A evacuação americana teve como palco um cenário desolador, com o Afeganistão tomado pelo Talibã e a ameaça de novos atentados. Na última quinta, 26, ataques na região do aeroporto de Cabul causaram a morte de mais de 180 pessoas, entre elas 13 militares americanos. Neste final de semana, as forças americanas lançaram mísseis em um bairro residencial de Cabul onde os responsáveis pelo atentado, reinvindicado pelo Estado Islâmico, estariam escondidos. Cerca de dez civis foram mortos, incluindo crianças.
"A retirada signfica o fim da guerra de quase vinte anos que começou logo após o 11 de setembro", disse o generalKenneth F. McKenzie Jr., líder do comando militar americano no Afeganistão, nesta segunda. O ponto final da ocupação americana no Afeganistão começou a ser costurado pelo ex-presidente Donald Trump e foi levado adiante por Joe Biden, ao ser anunciada no início deste ano.
Junto com as últimas tropas americanas, embarcaram comandantes militares afegãos que participaram da operação da evacuação e da segurança do aeroporto de Cabul. Com isso, o Afeganistão ficou órfão da elite de suas tropas que serviram ao governo deposto pelo Talibã no último dia 15.
A retirada dos EUA se deu em meio a uma escalada de tensões. Nesta segunda, o sistema anti-míssel das forças americanas em Cabul rebateu foguetes disparados contra o aeroporto da capital, onde as tropas americanas estavam concentradas. E permanece o alerta para novos atentados que podem acontecer nesta semana.
Segundo relatos da imprensa local, o Talibã começou uma perseguição a ativistas e pessoas que prestaram serviços para estrangeiros. Além disso, os centros de ensino passaram a separar meninos meninas em diferentes salas de aula, como preconiza a sharia, a lei islâmica, e mulheres estão sendo demitidas de seus postos de trabalho.

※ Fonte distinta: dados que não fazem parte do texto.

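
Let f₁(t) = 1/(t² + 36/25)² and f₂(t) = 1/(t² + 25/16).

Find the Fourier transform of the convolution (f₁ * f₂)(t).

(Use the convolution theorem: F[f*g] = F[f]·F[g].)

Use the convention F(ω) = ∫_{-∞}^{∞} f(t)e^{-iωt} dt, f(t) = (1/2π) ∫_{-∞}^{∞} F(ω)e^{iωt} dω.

F[f₁*f₂](ω) = \frac{5 \pi^{2} \left(6 \left|{\omega}\right| + 5\right) e^{- \frac{49 \left|{\omega}\right|}{20}}}{108}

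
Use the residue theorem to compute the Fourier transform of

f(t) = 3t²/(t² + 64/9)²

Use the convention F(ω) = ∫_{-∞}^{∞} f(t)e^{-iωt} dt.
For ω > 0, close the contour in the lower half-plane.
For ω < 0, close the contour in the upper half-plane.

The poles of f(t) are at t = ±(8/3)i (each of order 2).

Let g(z) = f(z)e^{-iωz}; for large |z| the factor e^{-iωz} decays in the lower half-plane when ω > 0 and in the upper half-plane when ω < 0.

Case ω > 0 (lower half-plane, clockwise contour ⇒ F(ω) = -2πi·ΣRes):
  Res_{z = - \frac{8 i}{3}} g(z) = \frac{3 i \left(3 - 8 \omega\right) e^{- \frac{8 \omega}{3}}}{32} (pole of order 2)
  F(ω) = -2πi·ΣRes = \frac{3 \pi \left(3 - 8 \omega\right) e^{- \frac{8 \omega}{3}}}{16}

Case ω < 0 (upper half-plane, counterclockwise contour ⇒ F(ω) = +2πi·ΣRes):
  Res_{z = \frac{8 i}{3}} g(z) = \frac{3 i \left(- 8 \omega - 3\right) e^{\frac{8 \omega}{3}}}{32} (pole of order 2)
  F(ω) = 2πi·ΣRes = \frac{3 \pi \left(8 \omega + 3\right) e^{\frac{8 \omega}{3}}}{16}

Both cases combine into a single formula in |ω|:

F(ω) = \frac{3 \pi \left(3 - 8 \left|{\omega}\right|\right) e^{- \frac{8 \left|{\omega}\right|}{3}}}{16}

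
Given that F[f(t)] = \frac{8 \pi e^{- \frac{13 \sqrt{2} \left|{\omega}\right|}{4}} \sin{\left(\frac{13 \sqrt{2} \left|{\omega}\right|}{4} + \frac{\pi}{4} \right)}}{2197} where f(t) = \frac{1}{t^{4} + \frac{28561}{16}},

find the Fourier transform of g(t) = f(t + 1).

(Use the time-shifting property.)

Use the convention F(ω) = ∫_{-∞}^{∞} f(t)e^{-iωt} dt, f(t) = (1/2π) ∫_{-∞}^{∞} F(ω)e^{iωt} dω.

F[g](ω) = \frac{8 \pi e^{i \omega - \frac{13 \sqrt{2} \left|{\omega}\right|}{4}} \sin{\left(\frac{13 \sqrt{2} \left|{\omega}\right|}{4} + \frac{\pi}{4} \right)}}{2197}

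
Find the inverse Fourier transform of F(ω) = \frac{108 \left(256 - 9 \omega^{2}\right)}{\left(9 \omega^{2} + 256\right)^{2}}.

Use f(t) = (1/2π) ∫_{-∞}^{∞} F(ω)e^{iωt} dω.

f(t) = 6 e^{- \frac{16 \left|{t}\right|}{3}} \left|{t}\right|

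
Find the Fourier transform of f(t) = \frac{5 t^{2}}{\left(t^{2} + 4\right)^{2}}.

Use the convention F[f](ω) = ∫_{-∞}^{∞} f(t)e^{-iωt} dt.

F(ω) = \frac{5 \pi \left(1 - 2 \left|{\omega}\right|\right) e^{- 2 \left|{\omega}\right|}}{4}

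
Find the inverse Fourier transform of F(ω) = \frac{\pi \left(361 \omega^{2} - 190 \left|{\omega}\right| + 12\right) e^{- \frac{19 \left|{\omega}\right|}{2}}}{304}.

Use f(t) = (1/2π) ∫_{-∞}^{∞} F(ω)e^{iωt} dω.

f(t) = \frac{t^{4}}{\left(t^{2} + \frac{361}{4}\right)^{3}}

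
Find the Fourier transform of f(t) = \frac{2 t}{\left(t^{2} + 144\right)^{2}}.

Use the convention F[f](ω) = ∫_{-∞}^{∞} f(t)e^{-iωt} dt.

F(ω) = - \frac{i \pi \omega e^{- 12 \left|{\omega}\right|}}{12}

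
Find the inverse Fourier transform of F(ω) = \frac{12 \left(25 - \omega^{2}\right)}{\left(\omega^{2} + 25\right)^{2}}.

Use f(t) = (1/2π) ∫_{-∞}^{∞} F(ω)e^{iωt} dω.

f(t) = 6 e^{- 5 \left|{t}\right|} \left|{t}\right|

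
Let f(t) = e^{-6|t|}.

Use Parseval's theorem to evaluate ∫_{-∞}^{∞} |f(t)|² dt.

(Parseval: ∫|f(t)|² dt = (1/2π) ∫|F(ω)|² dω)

∫|f(t)|² dt = \frac{1}{6}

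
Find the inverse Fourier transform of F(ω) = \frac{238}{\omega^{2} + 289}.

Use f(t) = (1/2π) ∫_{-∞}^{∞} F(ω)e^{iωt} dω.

f(t) = 7 e^{- 17 \left|{t}\right|}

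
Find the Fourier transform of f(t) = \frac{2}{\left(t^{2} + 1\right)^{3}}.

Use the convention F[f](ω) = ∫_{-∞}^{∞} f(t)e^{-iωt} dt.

F(ω) = \frac{\pi \left(\omega^{2} + 3 \left|{\omega}\right| + 3\right) e^{- \left|{\omega}\right|}}{4}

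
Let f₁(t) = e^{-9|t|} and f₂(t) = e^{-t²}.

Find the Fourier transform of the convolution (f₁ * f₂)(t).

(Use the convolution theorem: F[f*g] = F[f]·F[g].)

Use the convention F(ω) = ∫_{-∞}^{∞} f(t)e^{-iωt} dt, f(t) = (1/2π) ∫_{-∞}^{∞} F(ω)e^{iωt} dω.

F[f₁*f₂](ω) = \frac{18 \sqrt{\pi} e^{- \frac{\omega^{2}}{4}}}{\omega^{2} + 81}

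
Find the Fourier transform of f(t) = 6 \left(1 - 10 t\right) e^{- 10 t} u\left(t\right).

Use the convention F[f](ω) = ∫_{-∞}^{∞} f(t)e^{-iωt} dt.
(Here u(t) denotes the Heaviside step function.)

F(ω) = \frac{6 i \omega}{- \omega^{2} + 20 i \omega + 100}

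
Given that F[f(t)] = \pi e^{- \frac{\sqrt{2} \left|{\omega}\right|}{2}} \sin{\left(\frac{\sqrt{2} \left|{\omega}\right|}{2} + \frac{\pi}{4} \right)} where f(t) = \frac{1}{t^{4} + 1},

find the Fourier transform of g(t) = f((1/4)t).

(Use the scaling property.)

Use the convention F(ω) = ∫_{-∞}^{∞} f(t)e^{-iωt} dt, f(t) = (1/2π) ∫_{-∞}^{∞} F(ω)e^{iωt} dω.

F[g](ω) = 4 \pi e^{- 2 \sqrt{2} \left|{\omega}\right|} \sin{\left(2 \sqrt{2} \left|{\omega}\right| + \frac{\pi}{4} \right)}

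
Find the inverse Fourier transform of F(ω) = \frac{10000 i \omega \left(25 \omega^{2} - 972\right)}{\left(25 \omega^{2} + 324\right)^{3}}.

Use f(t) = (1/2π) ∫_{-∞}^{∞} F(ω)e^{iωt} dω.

f(t) = 4 t e^{- \frac{18 \left|{t}\right|}{5}} \left|{t}\right|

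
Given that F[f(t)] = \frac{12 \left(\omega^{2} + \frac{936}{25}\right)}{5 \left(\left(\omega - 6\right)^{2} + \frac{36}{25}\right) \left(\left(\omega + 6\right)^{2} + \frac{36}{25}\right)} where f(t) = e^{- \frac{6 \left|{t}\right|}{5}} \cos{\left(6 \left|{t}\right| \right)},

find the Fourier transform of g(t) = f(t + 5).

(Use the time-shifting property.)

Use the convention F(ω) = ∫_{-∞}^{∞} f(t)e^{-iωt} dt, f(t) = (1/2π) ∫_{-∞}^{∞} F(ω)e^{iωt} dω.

F[g](ω) = \frac{\left(1500 \omega^{2} + 56160\right) e^{5 i \omega}}{625 \omega^{4} - 43200 \omega^{2} + 876096}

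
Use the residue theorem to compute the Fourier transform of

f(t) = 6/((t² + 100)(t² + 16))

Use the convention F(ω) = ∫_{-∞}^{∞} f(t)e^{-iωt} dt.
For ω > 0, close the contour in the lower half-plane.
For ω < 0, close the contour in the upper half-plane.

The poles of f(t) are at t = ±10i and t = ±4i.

Let g(z) = f(z)e^{-iωz}; for large |z| the factor e^{-iωz} decays in the lower half-plane when ω > 0 and in the upper half-plane when ω < 0.

Case ω > 0 (lower half-plane, clockwise contour ⇒ F(ω) = -2πi·ΣRes):
  Res_{z = - 10 i} g(z) = - \frac{i e^{- 10 \omega}}{280}
  Res_{z = - 4 i} g(z) = \frac{i e^{- 4 \omega}}{112}
  F(ω) = -2πi·ΣRes = \frac{\pi \left(5 e^{6 \omega} - 2\right) e^{- 10 \omega}}{280}

Case ω < 0 (upper half-plane, counterclockwise contour ⇒ F(ω) = +2πi·ΣRes):
  Res_{z = 10 i} g(z) = \frac{i e^{10 \omega}}{280}
  Res_{z = 4 i} g(z) = - \frac{i e^{4 \omega}}{112}
  F(ω) = 2πi·ΣRes = \frac{\pi \left(5 - 2 e^{6 \omega}\right) e^{4 \omega}}{280}

Both cases combine into a single formula in |ω|:

F(ω) = \frac{\pi \left(5 e^{6 \left|{\omega}\right|} - 2\right) e^{- 10 \left|{\omega}\right|}}{280}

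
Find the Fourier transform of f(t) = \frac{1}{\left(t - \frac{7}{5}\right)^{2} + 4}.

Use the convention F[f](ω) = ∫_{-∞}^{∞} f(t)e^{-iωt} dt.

F(ω) = \frac{\pi e^{- \frac{7 i \omega}{5} - 2 \left|{\omega}\right|}}{2}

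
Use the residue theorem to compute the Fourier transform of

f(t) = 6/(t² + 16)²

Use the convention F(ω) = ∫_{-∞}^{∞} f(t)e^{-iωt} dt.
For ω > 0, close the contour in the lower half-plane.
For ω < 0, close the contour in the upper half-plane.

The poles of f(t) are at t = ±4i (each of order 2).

Let g(z) = f(z)e^{-iωz}; for large |z| the factor e^{-iωz} decays in the lower half-plane when ω > 0 and in the upper half-plane when ω < 0.

Case ω > 0 (lower half-plane, clockwise contour ⇒ F(ω) = -2πi·ΣRes):
  Res_{z = - 4 i} g(z) = \frac{3 i \left(4 \omega + 1\right) e^{- 4 \omega}}{128} (pole of order 2)
  F(ω) = -2πi·ΣRes = \frac{3 \pi \left(4 \omega + 1\right) e^{- 4 \omega}}{64}

Case ω < 0 (upper half-plane, counterclockwise contour ⇒ F(ω) = +2πi·ΣRes):
  Res_{z = 4 i} g(z) = \frac{3 i \left(4 \omega - 1\right) e^{4 \omega}}{128} (pole of order 2)
  F(ω) = 2πi·ΣRes = \frac{3 \pi \left(1 - 4 \omega\right) e^{4 \omega}}{64}

Both cases combine into a single formula in |ω|:

F(ω) = \frac{3 \pi \left(4 \left|{\omega}\right| + 1\right) e^{- 4 \left|{\omega}\right|}}{64}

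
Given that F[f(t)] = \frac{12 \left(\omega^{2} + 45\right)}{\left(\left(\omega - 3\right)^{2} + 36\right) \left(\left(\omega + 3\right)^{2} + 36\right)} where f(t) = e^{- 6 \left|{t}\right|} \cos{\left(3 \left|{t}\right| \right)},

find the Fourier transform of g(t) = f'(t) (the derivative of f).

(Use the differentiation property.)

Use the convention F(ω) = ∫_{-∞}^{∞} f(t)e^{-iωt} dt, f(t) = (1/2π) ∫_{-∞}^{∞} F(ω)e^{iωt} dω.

F[g](ω) = \frac{12 i \omega \left(\omega^{2} + 45\right)}{\omega^{4} + 54 \omega^{2} + 2025}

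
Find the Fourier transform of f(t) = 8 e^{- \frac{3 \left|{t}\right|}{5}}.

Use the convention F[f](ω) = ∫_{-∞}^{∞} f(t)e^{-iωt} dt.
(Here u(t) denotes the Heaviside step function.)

F(ω) = \frac{240}{25 \omega^{2} + 9}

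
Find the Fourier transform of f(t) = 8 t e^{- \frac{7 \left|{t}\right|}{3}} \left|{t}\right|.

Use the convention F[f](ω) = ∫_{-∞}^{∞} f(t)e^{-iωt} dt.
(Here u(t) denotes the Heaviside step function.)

F(ω) = \frac{7776 i \omega \left(3 \omega^{2} - 49\right)}{\left(9 \omega^{2} + 49\right)^{3}}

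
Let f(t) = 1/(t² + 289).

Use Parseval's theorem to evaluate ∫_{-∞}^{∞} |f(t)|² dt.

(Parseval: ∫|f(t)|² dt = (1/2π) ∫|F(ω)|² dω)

∫|f(t)|² dt = \frac{\pi}{9826}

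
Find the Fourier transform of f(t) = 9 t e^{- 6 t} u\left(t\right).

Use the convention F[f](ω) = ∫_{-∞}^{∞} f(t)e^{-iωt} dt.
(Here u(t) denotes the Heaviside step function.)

F(ω) = \frac{9}{\left(i \omega + 6\right)^{2}}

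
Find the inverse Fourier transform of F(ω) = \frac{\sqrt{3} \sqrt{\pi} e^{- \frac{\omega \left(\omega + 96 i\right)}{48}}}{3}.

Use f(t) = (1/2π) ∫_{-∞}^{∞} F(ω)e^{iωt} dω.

f(t) = 2 e^{- 12 \left(t - 2\right)^{2}}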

Até agora, poucos países levantaram a hipótese de reconhecer o Talibã como legítimo governante do Afeganistão. Apenas a China e a Rússia se pronunciaram mais formalmente a esse respeito, acenando para o Talibã. No vácuo deixado pelos Estados Unidos, que anunciou sua retirada do país no início do ano, o ministro de relações internacionais chinês, Wan Yi, e o líder de assuntos externos do Talibã, Abdul Ghani Baradar, se encontraram na China em julho para discutir o novo capítulo na história do Afeganistão.
O governo chinês pretende desenvolver projetos de infraestrutura no Afeganistão para que o país possa se conectar à Nova Rota da Seda, iniciativa de construção de portos, estradas e ferrovias que deve ligar a China ao restante da Ásia, Europa e África. As reservas de minério do Afeganistão também estão em jogo. Avaliadas entre 1 e 3 trilhões de dólares, grande parte permanece inexplorada, incluindo um mega depósito de cobre e de metais raros.